1. Divisibility by 2: If the number is having either ‘0’ or even number as a last digit then that number is divisible by 2.

Example: 24, 40, 68, 122

2. Divisibility by 3: When sum of the digits of a number is divisible by 3, then the number is divisible by 3.

Example: 159     1 + 5 + 9 = 15     15 is divisible by 3.

3. Divisibility by 4: If the last two digits of a number is divisible by 4, then that number is divisible by 4.

Example: 124     24 is divisible by 4

If the number is having two or more zeroes at the end then also its divisible by 4.

Example: 1200   it’s having two zeroes at the end so its divisible by 4.

4. Divisibility by 5: If the number is having ‘0’ or ‘5’ at the end then it’s divisible by 5.

Example: 150, 205, 300

5. Divisibility by 6: If the number is divisible by 2 and 3then that number should divisible 6.

Example: 36, 54, 60

6. Divisibility by 7: when the difference between twice the digit at last place and the number formed by other digits is either ‘0’ or multiple of ‘7’.

Example:  147    14-(2*7) = 0        144 is divisible by 7

7. Divisibility by 8: If the number made by last three digits is divisible by 8, the number is divisible by 8.

Example: 24032                 032 is divisible 8

8. Divisibility by 9: It’s similar to divisible by 3 rule. When sum of the all the digits of a number is divisible by 9, then the number is divisible by 9.

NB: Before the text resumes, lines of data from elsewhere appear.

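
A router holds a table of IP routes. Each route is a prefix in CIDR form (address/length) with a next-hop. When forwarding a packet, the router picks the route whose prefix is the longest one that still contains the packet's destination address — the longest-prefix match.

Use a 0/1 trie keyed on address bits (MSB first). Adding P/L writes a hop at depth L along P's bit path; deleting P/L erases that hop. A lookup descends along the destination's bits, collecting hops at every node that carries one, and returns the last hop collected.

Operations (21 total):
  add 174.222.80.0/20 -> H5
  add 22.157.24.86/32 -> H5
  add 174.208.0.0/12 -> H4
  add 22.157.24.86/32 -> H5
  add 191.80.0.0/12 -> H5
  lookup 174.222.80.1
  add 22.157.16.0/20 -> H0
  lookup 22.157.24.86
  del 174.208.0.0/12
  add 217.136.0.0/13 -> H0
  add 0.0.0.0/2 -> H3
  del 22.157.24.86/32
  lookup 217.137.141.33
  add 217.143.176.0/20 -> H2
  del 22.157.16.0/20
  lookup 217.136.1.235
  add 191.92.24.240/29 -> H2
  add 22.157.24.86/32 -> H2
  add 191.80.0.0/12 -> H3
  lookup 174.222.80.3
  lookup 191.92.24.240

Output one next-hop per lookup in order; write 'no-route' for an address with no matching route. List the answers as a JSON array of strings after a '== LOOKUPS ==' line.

Process each operation:
  add 174.222.80.0/20 -> H5 at depth 20
  add 22.157.24.86/32 -> H5 at depth 32
  add 174.208.0.0/12 -> H4 at depth 12
  add 22.157.24.86/32 -> H5 at depth 32
  add 191.80.0.0/12 -> H5 at depth 12
  Q 174.222.80.1: descend 10101110110111100101 ; hops seen [H4,H5] ; pick H5
  add 22.157.16.0/20 -> H0 at depth 20
  Q 22.157.24.86: descend 00010110100111010001100001010110 ; hops seen [H0,H5] ; pick H5
  del 174.208.0.0/12 (clear depth 12)
  add 217.136.0.0/13 -> H0 at depth 13
  add 0.0.0.0/2 -> H3 at depth 2
  del 22.157.24.86/32 (clear depth 32)
  Q 217.137.141.33: descend 1101100110001 ; hops seen [H0] ; pick H0
  add 217.143.176.0/20 -> H2 at depth 20
  del 22.157.16.0/20 (clear depth 20)
  Q 217.136.1.235: descend 1101100110001 ; hops seen [H0] ; pick H0
  add 191.92.24.240/29 -> H2 at depth 29
  add 22.157.24.86/32 -> H2 at depth 32
  add 191.80.0.0/12 -> H3 at depth 12
  Q 174.222.80.3: descend 10101110110111100101 ; hops seen [H5] ; pick H5
  Q 191.92.24.240: descend 10111111010111000001100011110 ; hops seen [H3,H2] ; pick H2

== LOOKUPS ==
["H5","H5","H0","H0","H5","H2"]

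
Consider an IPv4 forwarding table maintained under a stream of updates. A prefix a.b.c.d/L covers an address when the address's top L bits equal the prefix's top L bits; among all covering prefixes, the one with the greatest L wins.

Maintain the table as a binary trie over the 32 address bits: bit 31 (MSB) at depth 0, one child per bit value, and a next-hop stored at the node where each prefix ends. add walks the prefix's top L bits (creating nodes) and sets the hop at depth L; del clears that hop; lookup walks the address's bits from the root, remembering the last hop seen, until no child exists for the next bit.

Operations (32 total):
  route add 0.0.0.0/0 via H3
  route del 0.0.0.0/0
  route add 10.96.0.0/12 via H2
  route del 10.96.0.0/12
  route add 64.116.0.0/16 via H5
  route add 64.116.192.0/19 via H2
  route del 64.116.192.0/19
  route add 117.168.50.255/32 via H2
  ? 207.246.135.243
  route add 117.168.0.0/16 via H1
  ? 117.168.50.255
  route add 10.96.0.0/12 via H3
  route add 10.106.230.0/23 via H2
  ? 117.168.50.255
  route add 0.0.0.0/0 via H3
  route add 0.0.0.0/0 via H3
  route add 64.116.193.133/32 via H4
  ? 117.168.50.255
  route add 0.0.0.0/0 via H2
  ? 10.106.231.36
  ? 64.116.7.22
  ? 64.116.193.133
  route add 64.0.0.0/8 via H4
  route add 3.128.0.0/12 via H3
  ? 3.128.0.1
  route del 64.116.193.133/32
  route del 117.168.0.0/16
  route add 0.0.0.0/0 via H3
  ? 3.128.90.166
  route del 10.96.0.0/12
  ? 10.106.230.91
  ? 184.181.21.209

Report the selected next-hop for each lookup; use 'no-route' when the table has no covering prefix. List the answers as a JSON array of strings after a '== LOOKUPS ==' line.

Process each operation:
  + 0.0.0.0/0 (H3) depth=0
  del 0.0.0.0/0 (clear depth 0)
  + 10.96.0.0/12 (H2) depth=12
  del 10.96.0.0/12 (clear depth 12)
  + 64.116.0.0/16 (H5) depth=16
  + 64.116.192.0/19 (H2) depth=19
  del 64.116.192.0/19 (clear depth 19)
  + 117.168.50.255/32 (H2) depth=32
  Q 207.246.135.243: descend ε ; hops seen [∅] ; pick no-route
  + 117.168.0.0/16 (H1) depth=16
  Q 117.168.50.255: descend 01110101101010000011001011111111 ; hops seen [H1,H2] ; pick H2
  + 10.96.0.0/12 (H3) depth=12
  + 10.106.230.0/23 (H2) depth=23
  Q 117.168.50.255: descend 01110101101010000011001011111111 ; hops seen [H1,H2] ; pick H2
  + 0.0.0.0/0 (H3) depth=0
  + 0.0.0.0/0 (H3) depth=0
  + 64.116.193.133/32 (H4) depth=32
  Q 117.168.50.255: descend 01110101101010000011001011111111 ; hops seen [H3,H1,H2] ; pick H2
  + 0.0.0.0/0 (H2) depth=0
  Q 10.106.231.36: descend 00001010011010101110011 ; hops seen [H2,H3,H2] ; pick H2
  Q 64.116.7.22: descend 0100000001110100 ; hops seen [H2,H5] ; pick H5
  Q 64.116.193.133: descend 01000000011101001100000110000101 ; hops seen [H2,H5,H4] ; pick H4
  + 64.0.0.0/8 (H4) depth=8
  + 3.128.0.0/12 (H3) depth=12
  Q 3.128.0.1: descend 000000111000 ; hops seen [H2,H3] ; pick H3
  del 64.116.193.133/32 (clear depth 32)
  del 117.168.0.0/16 (clear depth 16)
  + 0.0.0.0/0 (H3) depth=0
  Q 3.128.90.166: descend 000000111000 ; hops seen [H3,H3] ; pick H3
  del 10.96.0.0/12 (clear depth 12)
  Q 10.106.230.91: descend 00001010011010101110011 ; hops seen [H3,H2] ; pick H2
  Q 184.181.21.209: descend ε ; hops seen [H3] ; pick H3

== LOOKUPS ==
["no-route","H2","H2","H2","H2","H5","H4","H3","H3","H2","H3"]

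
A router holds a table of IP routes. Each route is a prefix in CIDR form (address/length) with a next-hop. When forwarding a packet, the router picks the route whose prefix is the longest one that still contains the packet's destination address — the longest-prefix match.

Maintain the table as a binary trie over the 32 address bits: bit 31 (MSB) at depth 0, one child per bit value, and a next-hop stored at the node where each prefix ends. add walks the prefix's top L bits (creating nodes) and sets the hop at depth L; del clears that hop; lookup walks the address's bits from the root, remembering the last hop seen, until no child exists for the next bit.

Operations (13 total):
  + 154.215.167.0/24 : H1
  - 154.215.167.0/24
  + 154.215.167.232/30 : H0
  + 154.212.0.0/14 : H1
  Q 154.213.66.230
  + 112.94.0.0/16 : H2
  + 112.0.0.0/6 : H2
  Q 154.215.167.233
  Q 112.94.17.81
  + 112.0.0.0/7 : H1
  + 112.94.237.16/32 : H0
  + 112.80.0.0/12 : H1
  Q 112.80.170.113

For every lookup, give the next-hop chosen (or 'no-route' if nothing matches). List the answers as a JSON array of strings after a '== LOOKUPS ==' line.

Apply in order:
  add 154.215.167.0/24 -> H1 at depth 24
  del 154.215.167.0/24 (clear depth 24)
  add 154.215.167.232/30 -> H0 at depth 30
  add 154.212.0.0/14 -> H1 at depth 14
  ? 154.213.66.230  path d0:-→d1:-→d2:-→d3:-→d4:-→d5:-→d6:-→d7:-→d8:-→d9:-→d10:-→d11:-→d12:-→d13:-→d14:H1  best=H1
  add 112.94.0.0/16 -> H2 at depth 16
  add 112.0.0.0/6 -> H2 at depth 6
  ? 154.215.167.233  path d0:-→d1:-→d2:-→d3:-→d4:-→d5:-→d6:-→d7:-→d8:-→d9:-→d10:-→d11:-→d12:-→d13:-→d14:H1→d15:-→d16:-→d17:-→d18:-→d19:-→d20:-→d21:-→d22:-→d23:-→d24:-→d25:-→d26:-→d27:-→d28:-→d29:-→d30:H0  best=H0
  ? 112.94.17.81  path d0:-→d1:-→d2:-→d3:-→d4:-→d5:-→d6:H2→d7:-→d8:-→d9:-→d10:-→d11:-→d12:-→d13:-→d14:-→d15:-→d16:H2  best=H2
  add 112.0.0.0/7 -> H1 at depth 7
  add 112.94.237.16/32 -> H0 at depth 32
  add 112.80.0.0/12 -> H1 at depth 12
  ? 112.80.170.113  path d0:-→d1:-→d2:-→d3:-→d4:-→d5:-→d6:H2→d7:H1→d8:-→d9:-→d10:-→d11:-→d12:H1  best=H1

== LOOKUPS ==
["H1","H0","H2","H1"]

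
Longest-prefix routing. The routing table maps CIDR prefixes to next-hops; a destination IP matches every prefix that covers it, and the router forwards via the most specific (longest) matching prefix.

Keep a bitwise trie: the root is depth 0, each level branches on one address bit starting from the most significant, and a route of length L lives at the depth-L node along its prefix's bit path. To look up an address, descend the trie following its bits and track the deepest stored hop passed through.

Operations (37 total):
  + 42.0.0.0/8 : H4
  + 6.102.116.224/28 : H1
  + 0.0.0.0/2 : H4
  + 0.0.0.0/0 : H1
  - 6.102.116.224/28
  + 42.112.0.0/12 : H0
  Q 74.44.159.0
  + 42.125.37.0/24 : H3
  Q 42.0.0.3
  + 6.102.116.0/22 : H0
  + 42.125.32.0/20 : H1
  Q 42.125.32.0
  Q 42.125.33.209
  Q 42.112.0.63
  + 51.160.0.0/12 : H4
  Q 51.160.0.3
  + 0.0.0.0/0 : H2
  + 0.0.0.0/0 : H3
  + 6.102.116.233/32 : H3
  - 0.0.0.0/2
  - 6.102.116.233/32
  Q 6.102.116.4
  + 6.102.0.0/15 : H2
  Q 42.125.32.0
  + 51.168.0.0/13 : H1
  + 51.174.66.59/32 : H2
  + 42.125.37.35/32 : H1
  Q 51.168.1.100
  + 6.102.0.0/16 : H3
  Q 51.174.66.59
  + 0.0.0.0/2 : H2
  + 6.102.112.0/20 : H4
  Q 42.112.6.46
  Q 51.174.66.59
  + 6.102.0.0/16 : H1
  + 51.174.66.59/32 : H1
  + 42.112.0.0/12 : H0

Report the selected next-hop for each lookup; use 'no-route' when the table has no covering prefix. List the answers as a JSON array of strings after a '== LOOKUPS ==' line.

Apply in order:
  add 42.0.0.0/8 -> H4 at depth 8
  add 6.102.116.224/28 -> H1 at depth 28
  add 0.0.0.0/2 -> H4 at depth 2
  add 0.0.0.0/0 -> H1 at depth 0
  del 6.102.116.224/28 (clear depth 28)
  add 42.112.0.0/12 -> H0 at depth 12
  ? 74.44.159.0  path d0:H1→d1:-  best=H1
  add 42.125.37.0/24 -> H3 at depth 24
  ? 42.0.0.3  path d0:H1→d1:-→d2:H4→d3:-→d4:-→d5:-→d6:-→d7:-→d8:H4→d9:-  best=H4
  add 6.102.116.0/22 -> H0 at depth 22
  add 42.125.32.0/20 -> H1 at depth 20
  ? 42.125.32.0  path d0:H1→d1:-→d2:H4→d3:-→d4:-→d5:-→d6:-→d7:-→d8:H4→d9:-→d10:-→d11:-→d12:H0→d13:-→d14:-→d15:-→d16:-→d17:-→d18:-→d19:-→d20:H1→d21:-  best=H1
  ? 42.125.33.209  path d0:H1→d1:-→d2:H4→d3:-→d4:-→d5:-→d6:-→d7:-→d8:H4→d9:-→d10:-→d11:-→d12:H0→d13:-→d14:-→d15:-→d16:-→d17:-→d18:-→d19:-→d20:H1→d21:-  best=H1
  ? 42.112.0.63  path d0:H1→d1:-→d2:H4→d3:-→d4:-→d5:-→d6:-→d7:-→d8:H4→d9:-→d10:-→d11:-→d12:H0  best=H0
  add 51.160.0.0/12 -> H4 at depth 12
  ? 51.160.0.3  path d0:H1→d1:-→d2:H4→d3:-→d4:-→d5:-→d6:-→d7:-→d8:-→d9:-→d10:-→d11:-→d12:H4  best=H4
  add 0.0.0.0/0 -> H2 at depth 0
  add 0.0.0.0/0 -> H3 at depth 0
  add 6.102.116.233/32 -> H3 at depth 32
  del 0.0.0.0/2 (clear depth 2)
  del 6.102.116.233/32 (clear depth 32)
  ? 6.102.116.4  path d0:H3→d1:-→d2:-→d3:-→d4:-→d5:-→d6:-→d7:-→d8:-→d9:-→d10:-→d11:-→d12:-→d13:-→d14:-→d15:-→d16:-→d17:-→d18:-→d19:-→d20:-→d21:-→d22:H0→d23:-→d24:-  best=H0
  add 6.102.0.0/15 -> H2 at depth 15
  ? 42.125.32.0  path d0:H3→d1:-→d2:-→d3:-→d4:-→d5:-→d6:-→d7:-→d8:H4→d9:-→d10:-→d11:-→d12:H0→d13:-→d14:-→d15:-→d16:-→d17:-→d18:-→d19:-→d20:H1→d21:-  best=H1
  add 51.168.0.0/13 -> H1 at depth 13
  add 51.174.66.59/32 -> H2 at depth 32
  add 42.125.37.35/32 -> H1 at depth 32
  ? 51.168.1.100  path d0:H3→d1:-→d2:-→d3:-→d4:-→d5:-→d6:-→d7:-→d8:-→d9:-→d10:-→d11:-→d12:H4→d13:H1  best=H1
  add 6.102.0.0/16 -> H3 at depth 16
  ? 51.174.66.59  path d0:H3→d1:-→d2:-→d3:-→d4:-→d5:-→d6:-→d7:-→d8:-→d9:-→d10:-→d11:-→d12:H4→d13:H1→d14:-→d15:-→d16:-→d17:-→d18:-→d19:-→d20:-→d21:-→d22:-→d23:-→d24:-→d25:-→d26:-→d27:-→d28:-→d29:-→d30:-→d31:-→d32:H2  best=H2
  add 0.0.0.0/2 -> H2 at depth 2
  add 6.102.112.0/20 -> H4 at depth 20
  ? 42.112.6.46  path d0:H3→d1:-→d2:H2→d3:-→d4:-→d5:-→d6:-→d7:-→d8:H4→d9:-→d10:-→d11:-→d12:H0  best=H0
  ? 51.174.66.59  path d0:H3→d1:-→d2:H2→d3:-→d4:-→d5:-→d6:-→d7:-→d8:-→d9:-→d10:-→d11:-→d12:H4→d13:H1→d14:-→d15:-→d16:-→d17:-→d18:-→d19:-→d20:-→d21:-→d22:-→d23:-→d24:-→d25:-→d26:-→d27:-→d28:-→d29:-→d30:-→d31:-→d32:H2  best=H2
  add 6.102.0.0/16 -> H1 at depth 16
  add 51.174.66.59/32 -> H1 at depth 32
  add 42.112.0.0/12 -> H0 at depth 12

== LOOKUPS ==
["H1","H4","H1","H1","H0","H4","H0","H1","H1","H2","H0","H2"]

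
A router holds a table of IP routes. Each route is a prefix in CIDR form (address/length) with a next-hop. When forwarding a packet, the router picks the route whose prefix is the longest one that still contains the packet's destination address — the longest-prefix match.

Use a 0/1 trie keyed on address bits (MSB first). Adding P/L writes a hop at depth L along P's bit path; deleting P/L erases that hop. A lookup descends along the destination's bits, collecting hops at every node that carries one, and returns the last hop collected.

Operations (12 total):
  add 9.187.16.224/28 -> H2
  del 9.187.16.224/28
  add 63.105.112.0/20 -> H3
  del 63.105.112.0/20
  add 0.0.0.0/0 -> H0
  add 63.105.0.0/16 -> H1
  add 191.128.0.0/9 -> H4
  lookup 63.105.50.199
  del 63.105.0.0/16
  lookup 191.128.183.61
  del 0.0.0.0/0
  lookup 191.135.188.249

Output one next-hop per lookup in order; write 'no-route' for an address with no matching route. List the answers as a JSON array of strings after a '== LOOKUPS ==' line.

Apply in order:
  + 9.187.16.224/28 (H2) depth=28
  del 9.187.16.224/28 (clear depth 28)
  + 63.105.112.0/20 (H3) depth=20
  del 63.105.112.0/20 (clear depth 20)
  + 0.0.0.0/0 (H0) depth=0
  + 63.105.0.0/16 (H1) depth=16
  + 191.128.0.0/9 (H4) depth=9
  lookup 63.105.50.199: bits 00111111011010010 walk d0:H0→d1:-→d2:-→d3:-→d4:-→d5:-→d6:-→d7:-→d8:-→d9:-→d10:-→d11:-→d12:-→d13:-→d14:-→d15:-→d16:H1→d17:- -> H1
  del 63.105.0.0/16 (clear depth 16)
  lookup 191.128.183.61: bits 101111111 walk d0:H0→d1:-→d2:-→d3:-→d4:-→d5:-→d6:-→d7:-→d8:-→d9:H4 -> H4
  del 0.0.0.0/0 (clear depth 0)
  lookup 191.135.188.249: bits 101111111 walk d0:-→d1:-→d2:-→d3:-→d4:-→d5:-→d6:-→d7:-→d8:-→d9:H4 -> H4

== LOOKUPS ==
["H1","H4","H4"]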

Example: 4374                   4 + 3 + 7 + 4 = 18               18 is divisible by 9

9. Divisibility by 10: If the number is end with ‘0’ then it’s divisible by 10.

Example: 50, 110, 2000

10. Divisibility by 11: If the sum of digits at odd and even places are equal or differ by a number which is divisible by 11 then the number is divisible by 11.

Example: 216282              sum at even places(2+6+8) = 16;                               sum at odd places (1+2+2) = 5

Difference: (16-5) = 11. So 216282 is divisible by 11.